In preparation for the Federal Reserve's semiannual report to the Congress on the economy and monetary policy, the members of the Board of Governors and the presidents of the Federal Reserve Banks submitted individual projections of the growth of GDP, the rate of unemployment, and core consumer price inflation for the years 2006 and 2007. The forecasts of the rate of expansion in real GDP for 2006 were in a range of 3-1/4 to 4 percent, centered at 3-1/2 percent, while those for 2007 were in a range of 3 to 4 percent, with a central tendency of 3 to 3-1/2 percent. These rates of growth were associated with projections of the civilian unemployment rate in a range of 4-1/2 to 5 percent, with a central tendency of 4-3/4 to 5 percent, in both the fourth quarter of 2006 and the fourth quarter of 2007. Expectations for the rate of inflation, as measured by the core PCE price index, were in a range of 1-3/4 to 2-1/2 percent this year, centered at about 2 percent, and in a range of 1-3/4 to 2 percent in 2007.
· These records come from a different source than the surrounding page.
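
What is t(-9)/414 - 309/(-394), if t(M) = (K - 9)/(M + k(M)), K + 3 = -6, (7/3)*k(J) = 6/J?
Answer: 464713/589030 ≈ 0.78895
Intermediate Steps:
k(J) = 18/(7*J) (k(J) = 3*(6/J)/7 = 18/(7*J))
K = -9 (K = -3 - 6 = -9)
t(M) = -18/(M + 18/(7*M)) (t(M) = (-9 - 9)/(M + 18/(7*M)) = -18/(M + 18/(7*M)))
t(-9)/414 - 309/(-394) = -126*(-9)/(18 + 7*(-9)²)/414 - 309/(-394) = -126*(-9)/(18 + 7*81)*(1/414) - 309*(-1/394) = -126*(-9)/(18 + 567)*(1/414) + 309/394 = -126*(-9)/585*(1/414) + 309/394 = -126*(-9)*1/585*(1/414) + 309/394 = (126/65)*(1/414) + 309/394 = 7/1495 + 309/394 = 464713/589030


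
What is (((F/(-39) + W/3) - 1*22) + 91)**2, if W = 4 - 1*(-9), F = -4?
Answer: 8202496/1521 ≈ 5392.8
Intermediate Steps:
W = 13 (W = 4 + 9 = 13)
(((F/(-39) + W/3) - 1*22) + 91)**2 = (((-4/(-39) + 13/3) - 1*22) + 91)**2 = (((-4*(-1/39) + 13*(1/3)) - 22) + 91)**2 = (((4/39 + 13/3) - 22) + 91)**2 = ((173/39 - 22) + 91)**2 = (-685/39 + 91)**2 = (2864/39)**2 = 8202496/1521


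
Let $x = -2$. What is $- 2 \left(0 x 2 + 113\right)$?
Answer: $-226$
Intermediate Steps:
$- 2 \left(0 x 2 + 113\right) = - 2 \left(0 \left(-2\right) 2 + 113\right) = - 2 \left(0 \cdot 2 + 113\right) = - 2 \left(0 + 113\right) = \left(-2\right) 113 = -226$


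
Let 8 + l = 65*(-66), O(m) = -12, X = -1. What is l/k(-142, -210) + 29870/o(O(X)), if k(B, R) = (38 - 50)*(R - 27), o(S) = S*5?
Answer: -355034/711 ≈ -499.34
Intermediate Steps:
o(S) = 5*S
k(B, R) = 324 - 12*R (k(B, R) = -12*(-27 + R) = 324 - 12*R)
l = -4298 (l = -8 + 65*(-66) = -8 - 4290 = -4298)
l/k(-142, -210) + 29870/o(O(X)) = -4298/(324 - 12*(-210)) + 29870/((5*(-12))) = -4298/(324 + 2520) + 29870/(-60) = -4298/2844 + 29870*(-1/60) = -4298*1/2844 - 2987/6 = -2149/1422 - 2987/6 = -355034/711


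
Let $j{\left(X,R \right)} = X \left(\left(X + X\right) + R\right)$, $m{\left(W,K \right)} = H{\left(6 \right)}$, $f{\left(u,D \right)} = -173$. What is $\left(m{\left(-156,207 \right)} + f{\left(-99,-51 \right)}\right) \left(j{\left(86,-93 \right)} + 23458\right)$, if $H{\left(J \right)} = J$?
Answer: $-5052084$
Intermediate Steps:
$m{\left(W,K \right)} = 6$
$j{\left(X,R \right)} = X \left(R + 2 X\right)$ ($j{\left(X,R \right)} = X \left(2 X + R\right) = X \left(R + 2 X\right)$)
$\left(m{\left(-156,207 \right)} + f{\left(-99,-51 \right)}\right) \left(j{\left(86,-93 \right)} + 23458\right) = \left(6 - 173\right) \left(86 \left(-93 + 2 \cdot 86\right) + 23458\right) = - 167 \left(86 \left(-93 + 172\right) + 23458\right) = - 167 \left(86 \cdot 79 + 23458\right) = - 167 \left(6794 + 23458\right) = \left(-167\right) 30252 = -5052084$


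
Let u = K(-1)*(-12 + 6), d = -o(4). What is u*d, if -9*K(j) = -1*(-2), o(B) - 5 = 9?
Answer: -56/3 ≈ -18.667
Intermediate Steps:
o(B) = 14 (o(B) = 5 + 9 = 14)
K(j) = -2/9 (K(j) = -(-1)*(-2)/9 = -⅑*2 = -2/9)
d = -14 (d = -1*14 = -14)
u = 4/3 (u = -2*(-12 + 6)/9 = -2/9*(-6) = 4/3 ≈ 1.3333)
u*d = (4/3)*(-14) = -56/3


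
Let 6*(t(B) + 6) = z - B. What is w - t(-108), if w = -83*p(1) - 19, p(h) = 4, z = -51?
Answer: -709/2 ≈ -354.50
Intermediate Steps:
w = -351 (w = -83*4 - 19 = -332 - 19 = -351)
t(B) = -29/2 - B/6 (t(B) = -6 + (-51 - B)/6 = -6 + (-17/2 - B/6) = -29/2 - B/6)
w - t(-108) = -351 - (-29/2 - ⅙*(-108)) = -351 - (-29/2 + 18) = -351 - 1*7/2 = -351 - 7/2 = -709/2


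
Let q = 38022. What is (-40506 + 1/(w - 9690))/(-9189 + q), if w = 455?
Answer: -374072911/266272755 ≈ -1.4048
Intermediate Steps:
(-40506 + 1/(w - 9690))/(-9189 + q) = (-40506 + 1/(455 - 9690))/(-9189 + 38022) = (-40506 + 1/(-9235))/28833 = (-40506 - 1/9235)*(1/28833) = -374072911/9235*1/28833 = -374072911/266272755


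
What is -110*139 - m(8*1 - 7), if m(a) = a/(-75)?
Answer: -1146749/75 ≈ -15290.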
Participants noted that, while the pass-through of higher energy and other commodity prices to prices of core goods and services had remained subdued, there were continuing upside risks to inflation from these sources. Whatever the size of such pass-through effects, however, it was thought that they would probably be temporary in nature and likely diminish as energy prices flattened out, as long as inflation expectations did not move higher. In that regard, participants were encouraged that, despite recent energy price increases, survey measures of inflation expectations had notched down and longer-term inflation compensation in financial markets was little changed. Although high profit margins could imply some existing pricing power, they might also provide a cushion to absorb some future cost increases. Indeed, anecdotal reports suggested that the ability of firms to pass through higher input costs generally remained limited. Nevertheless, the increased prices of energy and other commodities and the possibility of a further rise in resource utilization, which some members viewed as nearly full at present, represented continuing risks, potentially adding to inflation pressures.